Clegg has a point about PMQs, which began life in 1961 as two weekly, 15-minute sessions on Tuesdays and Thursdays before Tony Blair replaced them with one 30-minute session on a Wednesday in 1997. The proceedings generally take place to a childishly noisy background of cheering, heckling and farmyard noises from backbench MPs, with the main exchange between Ed Miliband and Cameron lasting 10 minutes or so, as the leader of the opposition only gets to ask six questions.
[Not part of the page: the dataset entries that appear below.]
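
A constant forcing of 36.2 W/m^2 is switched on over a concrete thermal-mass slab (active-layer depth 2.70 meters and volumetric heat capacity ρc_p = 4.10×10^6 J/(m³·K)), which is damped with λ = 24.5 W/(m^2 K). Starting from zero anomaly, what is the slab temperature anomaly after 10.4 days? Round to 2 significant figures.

1.3 K

Areal heat capacity C = ρc_p × D = 4.10×10^6 × 2.70 = 1.11×10^7 J m⁻² K⁻¹.
τ = C / λ = 1.11×10^7 / 24.5 = 4.52×10^5 s.
Equilibrium anomaly ΔT_eq = F / λ = 36.2 / 24.5 = 1.48 K.
t = 10.4 days = 8.99×10^5 s, so t/τ = 1.99.
ΔT(t) = ΔT_eq (1 − e^(−t/τ)) = 1.48 × (1 − e^−1.99) = 1.28 K.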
Even those 10 minutes are rarely enlightening, as the art – politicians do see it as an art – of PMQs is to avoid embarrassment. Frequently, this means answering a completely different question from the one asked, or providing some accomplished waffle. Or both. Miliband recently asked Cameron about waiting times in A&E. “Cancer waiting times have gone,” Cameron replied. Miliband tried again. “What about the NHS in Wales that is Labour-controlled?” the prime minister replied. PMQs had suddenly become leader of the opposition’s questions. Getting straight answers is nigh impossible.

It’s not hard to come up with ways to improve PMQs. Banning backbenchers from braying would be a welcome start. Individually, MPs all say that the heckling is a bad thing, but put them in the chamber together and they don’t seem to be able to help themselves. Bizarrely, having the TV cameras in the Commons only encourages them to behave worse: so much for the surveillance society. The Commons could also usefully dispense with the half dozen or so whip-planted questions from Tory backbenchers along the lines of “Five people got a job in my constituency last week. Would the prime minister agree that this is proof of the success of his long-term economic plan?” That time could be much more usefully used by the opposition.

Yet even in its current, deeply flawed format, PMQs is an institution worth preserving. It ensures that the prime minister of the day has some command of all areas of policy and is held accountable, at least partially, for them. There is nothing any prime minister would like more than to get rid of PMQs. Even the most accomplished performers have dreaded them; that alone should be reason enough for them to be retained. Without them, we lose a fragment of democracy.